A.        Thomas Aquinas (1225-1274)
Filsafat Thomas Aquinas berkaitan erat dengan teologia. Ia mengakui bahwa di samping kebenaran wahyu juga terdapat kebenaran akal. Menurutnya ada pengetahuan yang tidak dapat ditembus oleh akal, dan untuk itulah diperlukan iman.

Berbicara tentang hukum, Aquinas mendefinisikan sebagai ketentuan akal untuk kebaikan umum yang dibuat oleh orang yang mengurus masyarakat.
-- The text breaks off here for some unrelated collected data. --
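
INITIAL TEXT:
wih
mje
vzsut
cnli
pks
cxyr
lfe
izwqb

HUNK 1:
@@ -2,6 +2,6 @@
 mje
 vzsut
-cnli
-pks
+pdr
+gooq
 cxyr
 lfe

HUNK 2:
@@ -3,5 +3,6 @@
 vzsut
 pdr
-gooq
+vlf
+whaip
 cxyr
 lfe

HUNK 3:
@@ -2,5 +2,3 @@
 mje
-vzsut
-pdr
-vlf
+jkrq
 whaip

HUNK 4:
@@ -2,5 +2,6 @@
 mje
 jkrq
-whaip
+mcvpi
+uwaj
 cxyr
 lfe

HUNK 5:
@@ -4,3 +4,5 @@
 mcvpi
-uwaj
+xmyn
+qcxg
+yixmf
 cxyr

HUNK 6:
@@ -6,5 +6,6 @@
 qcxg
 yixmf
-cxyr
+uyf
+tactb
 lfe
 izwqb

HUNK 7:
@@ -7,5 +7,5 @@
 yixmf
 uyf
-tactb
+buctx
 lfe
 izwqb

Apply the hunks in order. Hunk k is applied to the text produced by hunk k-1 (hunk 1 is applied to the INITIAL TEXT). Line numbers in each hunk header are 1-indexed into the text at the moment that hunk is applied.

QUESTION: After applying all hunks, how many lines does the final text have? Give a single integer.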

Ada empat macam hukum yang diberikan Aquinas, yaitu (1) lex aeterna (hukum rasio Tuhan yang tidak dapat ditangkap oleh pancaindera manusia), (2) lex divina (hukum rasio yang dapat ditangkap oleh pancaindera manusia), (3) lex naturalis (hukum alam, yaitu penjelmaan lex aeterna ke dalam rasio manusia), dan (4) lex positivis (penerapan lex naturalis dalam kehidupan manusia di dunia).
                           
B.     John Salisbury (1115-1180)

Dalam menjalankan pemerintahannya, penguasa wajib memperhatikan hukum tertulis dan tidak tertulis (hukum alam), yang mencerminkan hukum-hukum Allah. Tugas rohaniwan adalah membimbing penguasa agar tidak merugikan kepentingan rakyat, dan menurutnya bahkan penguasa itu seharusnya menjadi abdi gereja. Menurut Salisbury, jikalau masing-masing penduduk bekerja untuk kepentingannya sendiri, kepentingan masyarakat akan terpelihara dengan sebaik-baiknya.
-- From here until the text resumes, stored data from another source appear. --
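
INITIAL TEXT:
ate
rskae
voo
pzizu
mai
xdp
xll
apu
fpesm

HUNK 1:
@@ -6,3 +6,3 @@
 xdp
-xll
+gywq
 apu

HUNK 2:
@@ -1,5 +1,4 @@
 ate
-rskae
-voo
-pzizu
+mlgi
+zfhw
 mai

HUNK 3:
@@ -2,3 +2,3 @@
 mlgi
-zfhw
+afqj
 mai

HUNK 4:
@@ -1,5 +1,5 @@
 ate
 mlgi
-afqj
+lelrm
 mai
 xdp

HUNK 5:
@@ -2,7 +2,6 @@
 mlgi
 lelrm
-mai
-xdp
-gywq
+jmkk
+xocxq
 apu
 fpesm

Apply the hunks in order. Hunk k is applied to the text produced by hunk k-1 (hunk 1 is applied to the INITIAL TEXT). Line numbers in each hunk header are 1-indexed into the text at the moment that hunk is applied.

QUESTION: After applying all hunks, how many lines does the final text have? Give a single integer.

Answer: 7

Derivation:
Hunk 1: at line 6 remove [xll] add [gywq] -> 9 lines: ate rskae voo pzizu mai xdp gywq apu fpesm
Hunk 2: at line 1 remove [rskae,voo,pzizu] add [mlgi,zfhw] -> 8 lines: ate mlgi zfhw mai xdp gywq apu fpesm
Hunk 3: at line 2 remove [zfhw] add [afqj] -> 8 lines: ate mlgi afqj mai xdp gywq apu fpesm
Hunk 4: at line 1 remove [afqj] add [lelrm] -> 8 lines: ate mlgi lelrm mai xdp gywq apu fpesm
Hunk 5: at line 2 remove [mai,xdp,gywq] add [jmkk,xocxq] -> 7 lines: ate mlgi lelrm jmkk xocxq apu fpesm
Final line count: 7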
C.     Dante Alighieri (1265-1321)

Dante amat menentang penyerahan kekuasaan duniawi kepada gereja. Baginya keadilan baru dapat ditegakkan apabila pelaksanaan hukum diserahkan kepada satu tangan saja berupa pemerintahan yang absolut. Menurutnya, badan tertinggi yang memperoleh legitimasi dari Tuhan sebagai monarkhi dunia ini adalah Kekaisaran Romawi.

D.     Piere Dubois (lahir 1255)

Dubois mencita-citakan suatu Kerajaan Perancis yang luas, yang menjadi pemerintah tunggal dunia. Di sini tampak Dubois sangat meyakini adanya hukum yang dapat berlaku universal. Sama seperti Dante, Dubois menyatakan bahwa penguasa (raja) dapat langsung menerima kekuasaan dari Tuhan, tanpa melewati pemimpin gereja. Bahkan Dubois ingin agar kekuasaan duniawi gereja (paus) dicabut dan diserahkan sepenuhnya kepada raja.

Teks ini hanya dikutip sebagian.